On Thu, Dec 18, 2025 at 9:54 AM Guy Almes via Internet-history <
internet-history at elists.isoc.org> wrote:

> Jack,
>    This is all so valuable.  It touches on the community to be
> connected, but aims primarily at the evolution of technical foundations.
>    I'm going to aim at the community part, based in part on a recent
> news story.
>
> On 12/17/25 5:17 PM, Jack Haverty via Internet-history wrote:
> > The January/February 2026 issue of Foreign Affairs contains an article
> > titled "How China Wins The Future".  ...
> >
> > Here's my thoughts -- based of course only on my personal experience.
> > I'd love to know what I got wrong or missed.
> >
> > - 1960s: Licklider creates his vision of Intergalactic Network; ARPA
> > creates the Information Processing Techniques Office (IPTO), which
> > initiates the creation of ARPANET.
> Note that it starts with a community to be connected.  For Licklider, it
> was ARPA and the community of scientists funded by ARPA.  This could be
> trivialized by focusing on the menagerie of computer terminals and
> modems that Lick had to log in to various computers, but it was surely
> deeper.  One historic healthy outcome of the postwar United States was
> the rise of systematic federal funding of science.  Whether researchers
> in various fields were aware of it, there was a rapidly emerging science
> community that shared federal funding, but also shared a growing need
> for effective collaboration among scientists in various disciplines and
> various localities.
>    Reflecting on the impact of this on the American and international
> university research communities, I'd sometimes playfully note that the
> US research university community was actually a very odd highly
> decentralized organization.
>    (At a meeting of networking leaders in Ireland circa 2001, a speaker
> noted that there were elements of this present in the medieval
> university world.  Patterns such as sending your best students to get
> their advanced degrees in other universities and such as everyone
> speaking a common second language (Latin then, English now), were
> significant.  But I'll return to the special energy behind the postwar
> situation.)
>    One special player in this is NCAR.
>    I am not an expert on NCAR and would very much like to hear from
> others who know more about the role it played and is playing.
>
>    In 1987, when I was at Rice University cobbling together one of the
> NSFnet-related "regional networks", we were suffering from a highly
> congested 56kb/s ARPAnet while waiting for the promised T1-based NSFnet
> Backbone.  So, to complement our ARPAnet connection, NSF kindly set up a
> 56kb/s connection of the prototype Fuzzball-based NSFnet backbone.  The
> specific connection was to the backbone node at NCAR in Boulder,
> Colorado.  I had not been aware of NCAR much, but as this intense period
> of Internet building continued, I became more and more aware of it.

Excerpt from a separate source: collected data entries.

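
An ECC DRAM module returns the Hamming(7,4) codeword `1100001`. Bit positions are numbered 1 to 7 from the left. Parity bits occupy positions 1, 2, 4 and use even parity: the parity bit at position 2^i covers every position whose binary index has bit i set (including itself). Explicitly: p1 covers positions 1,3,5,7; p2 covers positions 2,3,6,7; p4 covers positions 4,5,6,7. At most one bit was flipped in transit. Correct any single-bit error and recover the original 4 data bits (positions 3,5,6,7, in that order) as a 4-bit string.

s1: b1⊕b3⊕b5⊕b7 = 1⊕0⊕0⊕1 = 0
s2: b2⊕b3⊕b6⊕b7 = 1⊕0⊕0⊕1 = 0
s4: b4⊕b5⊕b6⊕b7 = 0⊕0⊕0⊕1 = 1
Syndrome (s4...s1) = 100 → position 4.
Flip bit 4: corrected codeword = 1101001
Data bits at positions 3,5,6,7: 0001

0001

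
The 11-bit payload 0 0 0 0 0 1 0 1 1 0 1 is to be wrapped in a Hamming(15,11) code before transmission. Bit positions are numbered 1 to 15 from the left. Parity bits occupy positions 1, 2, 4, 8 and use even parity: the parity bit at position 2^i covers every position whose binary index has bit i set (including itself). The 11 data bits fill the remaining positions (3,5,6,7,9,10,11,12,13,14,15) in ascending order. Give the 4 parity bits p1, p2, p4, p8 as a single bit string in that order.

0010

Place data bits at non-power-of-two positions: b3=0, b5=0, b6=0, b7=0, b9=0, b10=1, b11=0, b12=1, b13=1, b14=0, b15=1.
p1 = XOR of data positions {3,5,7,9,11,13,15} = 0⊕0⊕0⊕0⊕0⊕1⊕1 = 0
p2 = XOR of data positions {3,6,7,10,11,14,15} = 0⊕0⊕0⊕1⊕0⊕0⊕1 = 0
p4 = XOR of data positions {5,6,7,12,13,14,15} = 0⊕0⊕0⊕1⊕1⊕0⊕1 = 1
p8 = XOR of data positions {9,10,11,12,13,14,15} = 0⊕1⊕0⊕1⊕1⊕0⊕1 = 0
Parity bits p1,p2,p4,p8 = 0010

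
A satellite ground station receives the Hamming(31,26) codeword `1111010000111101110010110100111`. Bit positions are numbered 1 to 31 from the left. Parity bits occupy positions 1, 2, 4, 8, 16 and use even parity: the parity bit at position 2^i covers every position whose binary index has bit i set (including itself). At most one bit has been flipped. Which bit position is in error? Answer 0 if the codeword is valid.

9

s1: b1⊕b3⊕b5⊕b7⊕b9⊕b11⊕b13⊕b15⊕b17⊕b19⊕b21⊕b23⊕b25⊕b27⊕b29⊕b31 = 1⊕1⊕0⊕0⊕0⊕1⊕1⊕0⊕1⊕0⊕1⊕1⊕0⊕0⊕1⊕1 = 1
s2: b2⊕b3⊕b6⊕b7⊕b10⊕b11⊕b14⊕b15⊕b18⊕b19⊕b22⊕b23⊕b26⊕b27⊕b30⊕b31 = 1⊕1⊕1⊕0⊕0⊕1⊕1⊕0⊕1⊕0⊕0⊕1⊕1⊕0⊕1⊕1 = 0
s4: b4⊕b5⊕b6⊕b7⊕b12⊕b13⊕b14⊕b15⊕b20⊕b21⊕b22⊕b23⊕b28⊕b29⊕b30⊕b31 = 1⊕0⊕1⊕0⊕1⊕1⊕1⊕0⊕0⊕1⊕0⊕1⊕0⊕1⊕1⊕1 = 0
s8: b8⊕b9⊕b10⊕b11⊕b12⊕b13⊕b14⊕b15⊕b24⊕b25⊕b26⊕b27⊕b28⊕b29⊕b30⊕b31 = 0⊕0⊕0⊕1⊕1⊕1⊕1⊕0⊕1⊕0⊕1⊕0⊕0⊕1⊕1⊕1 = 1
s16: b16⊕b17⊕b18⊕b19⊕b20⊕b21⊕b22⊕b23⊕b24⊕b25⊕b26⊕b27⊕b28⊕b29⊕b30⊕b31 = 1⊕1⊕1⊕0⊕0⊕1⊕0⊕1⊕1⊕0⊕1⊕0⊕0⊕1⊕1⊕1 = 0
Syndrome (s16...s1) = 01001 → position 9.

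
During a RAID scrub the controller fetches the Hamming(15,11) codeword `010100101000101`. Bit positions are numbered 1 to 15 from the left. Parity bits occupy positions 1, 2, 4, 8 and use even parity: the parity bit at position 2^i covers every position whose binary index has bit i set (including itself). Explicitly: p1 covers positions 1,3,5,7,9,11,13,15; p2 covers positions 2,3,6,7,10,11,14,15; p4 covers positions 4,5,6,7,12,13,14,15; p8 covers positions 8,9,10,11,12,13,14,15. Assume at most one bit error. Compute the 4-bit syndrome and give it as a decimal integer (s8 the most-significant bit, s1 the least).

10

s1: b1⊕b3⊕b5⊕b7⊕b9⊕b11⊕b13⊕b15 = 0⊕0⊕0⊕1⊕1⊕0⊕1⊕1 = 0
s2: b2⊕b3⊕b6⊕b7⊕b10⊕b11⊕b14⊕b15 = 1⊕0⊕0⊕1⊕0⊕0⊕0⊕1 = 1
s4: b4⊕b5⊕b6⊕b7⊕b12⊕b13⊕b14⊕b15 = 1⊕0⊕0⊕1⊕0⊕1⊕0⊕1 = 0
s8: b8⊕b9⊕b10⊕b11⊕b12⊕b13⊕b14⊕b15 = 0⊕1⊕0⊕0⊕0⊕1⊕0⊕1 = 1
Syndrome (s8...s1) = 1010 → position 10.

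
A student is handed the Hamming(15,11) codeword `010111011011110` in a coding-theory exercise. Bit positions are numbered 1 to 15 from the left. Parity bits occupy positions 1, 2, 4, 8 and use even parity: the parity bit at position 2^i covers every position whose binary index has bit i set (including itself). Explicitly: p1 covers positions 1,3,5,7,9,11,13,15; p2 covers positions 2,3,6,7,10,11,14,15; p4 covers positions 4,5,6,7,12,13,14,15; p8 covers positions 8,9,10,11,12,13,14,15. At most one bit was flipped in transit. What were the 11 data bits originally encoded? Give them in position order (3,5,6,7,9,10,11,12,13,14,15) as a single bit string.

01101011110

s1: b1⊕b3⊕b5⊕b7⊕b9⊕b11⊕b13⊕b15 = 0⊕0⊕1⊕0⊕1⊕1⊕1⊕0 = 0
s2: b2⊕b3⊕b6⊕b7⊕b10⊕b11⊕b14⊕b15 = 1⊕0⊕1⊕0⊕0⊕1⊕1⊕0 = 0
s4: b4⊕b5⊕b6⊕b7⊕b12⊕b13⊕b14⊕b15 = 1⊕1⊕1⊕0⊕1⊕1⊕1⊕0 = 0
s8: b8⊕b9⊕b10⊕b11⊕b12⊕b13⊕b14⊕b15 = 1⊕1⊕0⊕1⊕1⊕1⊕1⊕0 = 0
Syndrome (s8...s1) = 0000 → position 0 (no error).
No correction needed.
Data bits at positions 3,5,6,7,9,10,11,12,13,14,15: 01101011110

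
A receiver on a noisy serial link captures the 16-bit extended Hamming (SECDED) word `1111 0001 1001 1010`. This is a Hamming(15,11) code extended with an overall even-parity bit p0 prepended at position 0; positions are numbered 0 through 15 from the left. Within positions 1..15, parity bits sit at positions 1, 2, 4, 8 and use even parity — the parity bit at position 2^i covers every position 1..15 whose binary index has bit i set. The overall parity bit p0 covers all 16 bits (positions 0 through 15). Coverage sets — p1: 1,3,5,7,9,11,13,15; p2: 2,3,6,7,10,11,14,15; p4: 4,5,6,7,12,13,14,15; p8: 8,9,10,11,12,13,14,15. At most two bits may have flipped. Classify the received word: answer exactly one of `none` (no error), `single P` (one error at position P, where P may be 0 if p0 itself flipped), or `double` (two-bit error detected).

s1: b1⊕b3⊕b5⊕b7⊕b9⊕b11⊕b13⊕b15 = 1⊕1⊕0⊕1⊕0⊕1⊕0⊕0 = 0
s2: b2⊕b3⊕b6⊕b7⊕b10⊕b11⊕b14⊕b15 = 1⊕1⊕0⊕1⊕0⊕1⊕1⊕0 = 1
s4: b4⊕b5⊕b6⊕b7⊕b12⊕b13⊕b14⊕b15 = 0⊕0⊕0⊕1⊕1⊕0⊕1⊕0 = 1
s8: b8⊕b9⊕b10⊕b11⊕b12⊕b13⊕b14⊕b15 = 1⊕0⊕0⊕1⊕1⊕0⊕1⊕0 = 0
Syndrome (s8...s1) = 0110 → position 6.
Overall parity (XOR of all 16 bits, including p0): 1⊕1⊕1⊕1⊕0⊕0⊕0⊕1⊕1⊕0⊕0⊕1⊕1⊕0⊕1⊕0 = 1
Overall=1, syndrome position=6 → single-bit error at position 6.

single 6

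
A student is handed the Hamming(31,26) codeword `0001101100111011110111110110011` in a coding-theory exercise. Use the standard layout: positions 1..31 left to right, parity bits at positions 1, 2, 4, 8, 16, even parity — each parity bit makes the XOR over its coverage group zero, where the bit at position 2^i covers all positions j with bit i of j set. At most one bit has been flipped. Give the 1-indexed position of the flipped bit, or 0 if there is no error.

s1: b1⊕b3⊕b5⊕b7⊕b9⊕b11⊕b13⊕b15⊕b17⊕b19⊕b21⊕b23⊕b25⊕b27⊕b29⊕b31 = 0⊕0⊕1⊕1⊕0⊕1⊕1⊕1⊕1⊕0⊕1⊕1⊕0⊕1⊕0⊕1 = 0
s2: b2⊕b3⊕b6⊕b7⊕b10⊕b11⊕b14⊕b15⊕b18⊕b19⊕b22⊕b23⊕b26⊕b27⊕b30⊕b31 = 0⊕0⊕0⊕1⊕0⊕1⊕0⊕1⊕1⊕0⊕1⊕1⊕1⊕1⊕1⊕1 = 0
s4: b4⊕b5⊕b6⊕b7⊕b12⊕b13⊕b14⊕b15⊕b20⊕b21⊕b22⊕b23⊕b28⊕b29⊕b30⊕b31 = 1⊕1⊕0⊕1⊕1⊕1⊕0⊕1⊕1⊕1⊕1⊕1⊕0⊕0⊕1⊕1 = 0
s8: b8⊕b9⊕b10⊕b11⊕b12⊕b13⊕b14⊕b15⊕b24⊕b25⊕b26⊕b27⊕b28⊕b29⊕b30⊕b31 = 1⊕0⊕0⊕1⊕1⊕1⊕0⊕1⊕1⊕0⊕1⊕1⊕0⊕0⊕1⊕1 = 0
s16: b16⊕b17⊕b18⊕b19⊕b20⊕b21⊕b22⊕b23⊕b24⊕b25⊕b26⊕b27⊕b28⊕b29⊕b30⊕b31 = 1⊕1⊕1⊕0⊕1⊕1⊕1⊕1⊕1⊕0⊕1⊕1⊕0⊕0⊕1⊕1 = 0
Syndrome (s16...s1) = 00000 → position 0 (no error).

0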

>    Evidently, NCAR was a creature of UCAR, the University Corporation
> for Atmospheric Research.  UCAR, in turn, was a creature of atmospheric
> science departments from across the country.  I do not pretend to
> understand the bureaucratic details, but a few things were clear:
> <> these departments and researchers had a deep need to share data,
> computational resources, and other infrastructure, even acting on this
> in 1960, when computer networks were not on the horizon.
> <> NCAR has a neat campus "sort of" in Boulder, but on the top of a mesa
> and not even convenient to get at from Boulder, never mind any other
> university in the country.  Its physical situation almost cried out for
> a network.
> <> It served as a sort of NSF Supercomputer Center even before there was
> an NSF Supercomputer Center program, even anticipating the 1983 Lax Report.
> <> It seemed to have deeply understood the strategic value of
> collaboration among atmospheric science departments at a large number of
> universities.
> <> Among other things, this meant that NCAR was a natural contributor
> and beneficiary of the use of computing and computer networking in
> connecting a nationwide and worldwide atmospheric science community.
> <> It also fostered the UCAR Unidata project, which used the Internet to
> share atmospheric data across universities and labs across the country.
> <> I suspect that the 1950s International Geophysical Year had a role in
> creating UCAR and NCAR.  Oh, and also Sputnik, but that's another story.
>
>    Let me stop there.
>    My narrow request is for a better understanding of how NCAR emerged
> and how it began to contribute to networking even before any modern
> computer networks existed.
>    My broader request is for other examples of how specific scientific
> communities with their need for effective collaboration and sharing of
> data and resources helped create the motivation for building the
> Internet, particularly in the 1980s and 1990s.  So community pull as a
> complement to our usual story of technology push.